The task at hand was vague – “make the school look good”, which is in line with what a volunteer is supposed to do – “good things”. Painting the school was a good thing. Letting the kids help was a good thing. Everything being done there was a good thing. These were ideas that had built up in the volunteers’ minds over time from bake sales and university applications. The simple act of being in a developing country is a good thing.
Aside from the autistic ones, the kids forgot the volunteers’ names on a daily basis; although, they did remember the people, and their unique personality traits. They knew Sebastian was the funny guy, who likes to put paint on your face when you weren’t looking. They knew Leigh to be really encouraging, always shoving a paintbrush in your hand and clapping and whistling before you even stepped on the ladder. They knew Markus to be more interactive, always asking kids what animals they liked, then painting them onto the walls. So what was it that they remembered – the good things or the good people? What was it that built up over time – the layers of paint or the layers of encouragement and self-esteem?

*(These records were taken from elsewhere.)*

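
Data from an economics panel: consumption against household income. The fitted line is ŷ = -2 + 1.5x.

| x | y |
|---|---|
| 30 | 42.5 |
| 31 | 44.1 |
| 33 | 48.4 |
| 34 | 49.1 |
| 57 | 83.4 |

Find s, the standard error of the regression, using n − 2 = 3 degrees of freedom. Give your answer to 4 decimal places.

s = 0.6429

x=30: ŷ = -2 + 1.5·30 = 43; r = 42.5 − 43 = -0.5
x=31: ŷ = -2 + 1.5·31 = 44.5; r = 44.1 − 44.5 = -0.4
x=33: ŷ = -2 + 1.5·33 = 47.5; r = 48.4 − 47.5 = 0.9
x=34: ŷ = -2 + 1.5·34 = 49; r = 49.1 − 49 = 0.1
x=57: ŷ = -2 + 1.5·57 = 83.5; r = 83.4 − 83.5 = -0.1
SSE = 0.25 + 0.16 + 0.81 + 0.01 + 0.01 = 1.24
s = √(1.24/3) = √0.413333 ≈ 0.6429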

Dawson was known as the questioner. His glasses were always sliding down his nose, giving him the impression of one who was always analyzing the world below him. “Por qué” was his favourite phrase, and “por qué” was his favourite follow-up. On the last day, Dawson had drawn an airplane on the wall. When the finishing strokes were applied, he came down and gave Ines a high-five for holding the ladder for him. In broken Spanish, he asked her if she knew what he had drawn.
“Do you like airplanes?”
“Yes… I like them very much!”
“So I can see the world.”
“Why do you want to do that?”
“So I can remember all the beautiful places in the world.”
With that, Dawson began to draw a triangular tower, below which he wrote “France”. Then he drew a really long wall, below which he wrote “China”. Then he drew a person holding a flame and wrote underneath “America”. On and on he drew, while Ines stood watching. The pyramids of Egypt, the mountains of Tibet, the Kangaroos of Australia – the world materialized in front of Ines, without her so much as turning her head. The other volunteers had stopped what they were doing, and the kids in the Workshop had put down their tools. They were watching Dawson draw these monumental places in the world – places that would never go away, places that would never fade from the memory of humanity. Then he drew the school. He told them that they were a part of this world, and that for him it was as beautiful and monumental as the rest.
He painted it on the wall that did not matter. None of the walls mattered, including the ones that stood around watching. They were blank slates for the things that did matter.